LE MARQUIS. - Et je crains bien que ça ne soit pas pour la monarchie. Peut-être eût-elle été possible sous une forme nouvelle avec un prince d'initiative et de décision, ayant moins de qualités étrangères et un peu plus de défauts français. Sans doute il eût couru le risque d'être battu, mais l'eût-il été, la victoire finale n'en aurait eu que plus d'éclat, car on revient des défaites, mais jamais des abdications.

LE CAPITAINE. - Ah I que c'est vrai !

MONSEIGNEUR. - Voilà un mot bien gros.

LE COMTE. - Pas absolument injuste, Monseigneur.

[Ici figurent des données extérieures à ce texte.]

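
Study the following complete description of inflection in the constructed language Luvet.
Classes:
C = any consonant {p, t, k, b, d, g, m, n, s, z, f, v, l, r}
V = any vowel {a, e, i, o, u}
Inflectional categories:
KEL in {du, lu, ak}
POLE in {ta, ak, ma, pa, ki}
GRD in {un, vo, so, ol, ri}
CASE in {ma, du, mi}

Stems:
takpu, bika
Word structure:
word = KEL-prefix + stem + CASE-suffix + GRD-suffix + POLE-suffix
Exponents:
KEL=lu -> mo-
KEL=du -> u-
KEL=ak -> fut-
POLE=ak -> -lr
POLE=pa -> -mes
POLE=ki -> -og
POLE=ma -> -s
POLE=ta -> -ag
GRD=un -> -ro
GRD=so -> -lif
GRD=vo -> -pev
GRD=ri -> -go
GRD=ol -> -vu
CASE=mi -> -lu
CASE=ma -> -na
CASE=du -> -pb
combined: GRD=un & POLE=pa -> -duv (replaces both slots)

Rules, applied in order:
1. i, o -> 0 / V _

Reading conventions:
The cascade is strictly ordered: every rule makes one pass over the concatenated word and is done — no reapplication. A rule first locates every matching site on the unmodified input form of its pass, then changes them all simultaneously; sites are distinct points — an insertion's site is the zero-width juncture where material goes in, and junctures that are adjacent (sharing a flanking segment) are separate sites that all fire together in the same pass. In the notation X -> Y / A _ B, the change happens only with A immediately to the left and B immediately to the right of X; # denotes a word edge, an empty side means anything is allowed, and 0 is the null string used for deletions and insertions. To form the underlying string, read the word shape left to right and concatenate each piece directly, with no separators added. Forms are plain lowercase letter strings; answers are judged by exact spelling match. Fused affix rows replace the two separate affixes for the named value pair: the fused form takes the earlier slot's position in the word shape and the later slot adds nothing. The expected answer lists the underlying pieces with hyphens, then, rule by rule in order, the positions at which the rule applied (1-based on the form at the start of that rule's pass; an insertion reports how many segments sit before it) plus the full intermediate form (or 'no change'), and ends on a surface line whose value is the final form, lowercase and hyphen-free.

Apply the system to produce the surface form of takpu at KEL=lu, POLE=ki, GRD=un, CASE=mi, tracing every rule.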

LE MARQUIS. - Et pour en finir, écoutez ce que disait déjà, il y a près d'un demi-siècle, un royaliste assez connu : Chateaubriand. (Il va prendre dans la bibliothèque un volume qu'il ouvre à une certaine page, puis il lit.) Mémoires d'outre-tombe, tome huit, page vingt-trois : « Le temps a réduit la monarchie à ce qu'elle a de réel. L'âge des fictions est passé en politique ; on ne peut plus avoir un gouvernement d'adoration, de culte et de mystère, chacun connaît ses droits, rien n'est possible hors des limites de la raison, et jusqu'à la faveur, dernière illusion des monarchies absolues, tout est pesé, tout est apprécié aujourd'hui. Ne vous y trompez pas ; une nouvelle ère commence pour les nations… Sera-t-elle plus heureuse ? la Providence le sait. »

MONSEIGNEUR. - Laissons-la faire.

LE MARQUIS. - Non, monseigneur, aidons-la.